Now we need to define the optimization algorithm we want to use in order to find the values of the parameters. In this case we are going to use the gradient descent algorithm with a learning rate of \(0.001\).

optimizer <- tf$train$GradientDescentOptimizer(learning_rate=0.001)
train <- optimizer$minimize(loss)

# Initialize the variables and open the session
init <- tf$global_variables_initializer()
sess <- tf$Session()
sess$run(init)

# Iterative process to obtain the parameters
n_iter <- 10000
for (step in 1:n_iter) {
  sess$run(train)
  if (step %% 1000 == 0 | step <=5)
    cat(step, "\t", sess$run(beta0), sess$run(beta1), "\n")
}
## 1     -6.987316 1.261725 
## 2     -5.915263 1.909564 
## 3     -5.084353 2.350492 
## 4     -4.437819 2.646415 
## 5     -3.932804 2.841353 
## 1000      -1.989917 3.020473 
## 2000      -1.989917 3.020473 
## 3000      -1.989917 3.020473 
## 4000      -1.989917 3.020473 
## 5000      -1.989917 3.020473 
## 6000      -1.989917 3.020473 
## 7000      -1.989917 3.020473 
## 8000      -1.989917 3.020473 
## 9000      -1.989917 3.020473 
## 10000     -1.989917 3.020473

To obtain the estimated parameters \(\beta_0\) and \(\beta_1\) we can use:

c(sess$run(beta0), sess$run(beta1))
## [1] -1.989917  3.020473

3 Comparing with lm

Now we are going to estimate the parameters via lm function to use them as a reference.

mod <- lm(y_data ~ x_data)
coef(mod)
## (Intercept)      x_data 
##   -1.989916    3.020473

The two estimated vectors using TF andl lm are close.

4 Estimating \(\beta_0\), \(\beta_1\) and \(\sigma\) with tensorflow

First we need to initialize the values for \(\beta_0\), \(\beta_1\) and \(\sigma^{2}\), using random values from \(U(-10, 10)\) for the first two parameters and random values from \(U(0, 10)\) for \(\sigma^{2}\).

beta0 <- tf$Variable(tf$random_uniform(shape(1L), -10, 10), name="b0")
beta1 <- tf$Variable(tf$random_uniform(shape(1L), -10, 10), name="b1")
sigma2 <- tf$Variable(tf$random_uniform(shape(1L), 0, 10), name="sigma2")
y_pred <- beta0 + beta1 * x_data

The objective is to find the values of \(\beta_0\), \(\beta_1\) and \(\sigma^2\) that maximizes the log-likelihood function.

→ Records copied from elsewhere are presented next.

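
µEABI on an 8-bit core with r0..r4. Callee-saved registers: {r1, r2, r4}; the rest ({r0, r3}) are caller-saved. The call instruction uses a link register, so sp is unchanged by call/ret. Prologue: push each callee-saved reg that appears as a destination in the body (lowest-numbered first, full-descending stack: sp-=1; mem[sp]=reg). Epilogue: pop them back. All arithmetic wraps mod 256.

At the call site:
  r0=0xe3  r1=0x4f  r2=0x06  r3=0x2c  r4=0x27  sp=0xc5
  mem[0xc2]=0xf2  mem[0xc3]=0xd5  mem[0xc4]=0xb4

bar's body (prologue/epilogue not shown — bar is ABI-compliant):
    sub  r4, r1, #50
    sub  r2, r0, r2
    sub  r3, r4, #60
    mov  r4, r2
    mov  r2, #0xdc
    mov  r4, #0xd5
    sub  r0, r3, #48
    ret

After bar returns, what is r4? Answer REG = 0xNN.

REG = 0x27

prologue: push r2 -> mem[0xc4]=0x06, sp=0xc4
prologue: push r4 -> mem[0xc3]=0x27, sp=0xc3
body[0] sub  r4, r1, #50 -> r4=0x1d
body[1] sub  r2, r0, r2 -> r2=0xdd
body[2] sub  r3, r4, #60 -> r3=0xe1
body[3] mov  r4, r2 -> r4=0xdd
body[4] mov  r2, #0xdc -> r2=0xdc
body[5] mov  r4, #0xd5 -> r4=0xd5
body[6] sub  r0, r3, #48 -> r0=0xb1
epilogue: pop r4=0x27, sp=0xc4
epilogue: pop r2=0x06, sp=0xc5
r4 is callee-saved -> restored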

\[L(\beta_0, \beta_1, \sigma^{2})= \frac{1}{(2\pi)^{n/2}\sigma^n}\exp \left( -\frac{1}{2\sigma^{2}} \sum_{i=1}^{i=n} \left( y_i - \beta_0 -\beta_1 x_i\right)^{2} \right)\]

In this case we will work with the negative log-likelihood function as the loss function and we will find the values of the parameters that minimize it.

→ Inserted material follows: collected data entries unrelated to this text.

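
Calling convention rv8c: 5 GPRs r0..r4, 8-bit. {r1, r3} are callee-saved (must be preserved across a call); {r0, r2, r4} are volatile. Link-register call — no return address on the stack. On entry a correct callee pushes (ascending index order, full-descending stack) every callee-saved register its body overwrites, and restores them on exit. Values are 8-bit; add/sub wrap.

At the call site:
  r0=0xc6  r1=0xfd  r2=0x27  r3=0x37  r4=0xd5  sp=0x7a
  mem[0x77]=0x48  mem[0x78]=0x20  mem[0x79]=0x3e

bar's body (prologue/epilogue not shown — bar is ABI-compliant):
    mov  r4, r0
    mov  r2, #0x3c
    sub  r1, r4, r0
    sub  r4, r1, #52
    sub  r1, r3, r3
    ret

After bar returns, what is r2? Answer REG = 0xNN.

REG = 0x3c

prologue: push r1 → mem[0x79]=0xfd, sp=0x79
body[0] mov  r4, r0 → r4=0xc6
body[1] mov  r2, #0x3c → r2=0x3c
body[2] sub  r1, r4, r0 → r1=0x00
body[3] sub  r4, r1, #52 → r4=0xcc
body[4] sub  r1, r3, r3 → r1=0x00
epilogue: pop r1=0xfd, sp=0x7a
r2 is caller-saved → body value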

loss <- (n/2)*log(sigma2)+(1/(2*sigma2))*tf$reduce_sum((y_data-y_pred)^2)

Next, we determine the algorithm and the learning rate we want to use for the optimization process.

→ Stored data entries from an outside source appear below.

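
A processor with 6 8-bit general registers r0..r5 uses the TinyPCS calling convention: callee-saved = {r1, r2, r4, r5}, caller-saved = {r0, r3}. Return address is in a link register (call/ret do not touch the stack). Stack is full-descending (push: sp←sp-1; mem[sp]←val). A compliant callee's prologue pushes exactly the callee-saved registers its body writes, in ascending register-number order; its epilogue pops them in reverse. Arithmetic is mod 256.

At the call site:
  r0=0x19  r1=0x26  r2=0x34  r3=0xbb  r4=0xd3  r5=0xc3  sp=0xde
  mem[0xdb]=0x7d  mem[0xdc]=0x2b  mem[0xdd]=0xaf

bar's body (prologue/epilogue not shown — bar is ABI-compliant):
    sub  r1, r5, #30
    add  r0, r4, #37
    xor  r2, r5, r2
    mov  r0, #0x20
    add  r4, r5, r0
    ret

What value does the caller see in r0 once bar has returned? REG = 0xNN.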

optimizer <- tf$train$GradientDescentOptimizer(learning_rate=0.001)
train <- optimizer$minimize(loss)

# Initialize the variables and open the session
init <- tf$global_variables_initializer()
sess <- tf$Session()
sess$run(init)

# Iterative process to obtain the parameters
n_iter <- 10000
for (step in 1:n_iter) {
  sess$run(train)
  if (step %% 1000 == 0 | step <=5)
    cat(step, "\t", sess$run(beta0), sess$run(beta1), sess$run(sigma2), "\n")
}
## 1     3.928763 0.504822 2.490246 
## 2     3.711931 0.5826174 2.814499 
## 3     3.527214 0.6495693 3.049913 
## 4     3.362358 0.7098467 3.237629 
## 5     3.211768 0.7653424 3.39448 
## 1000      -1.989912 3.020467 5.771633 
## 2000      -1.989912 3.020467 5.850492 
## 3000      -1.989912 3.020467 5.868387 
## 4000      -1.989912 3.020467 5.872546 
## 5000      -1.989912 3.020467 5.873504 
## 6000      -1.989912 3.020467 5.873661 
## 7000      -1.989912 3.020467 5.873661 
## 8000      -1.989912 3.020467 5.873661 
## 9000      -1.989912 3.020467 5.873661 
## 10000     -1.989912 3.020467 5.873661

To obtain the estimated parameters \(\beta_0\), \(\beta_1\) and \(\sigma^2\) we use:

c(sess$run(beta0), sess$run(beta1), sess$run(sigma2))
## [1] -1.989912  3.020467  5.873661

5 Comparing with lm

Now we are going to estimate the parameters via lm function to use them as a reference.

c(coef(mod), sigma2=summary(mod)$sigma^2)
## (Intercept)      x_data      sigma2 
##   -1.989916    3.020473    5.993700

The two estimated vectors using TF andl lm are close.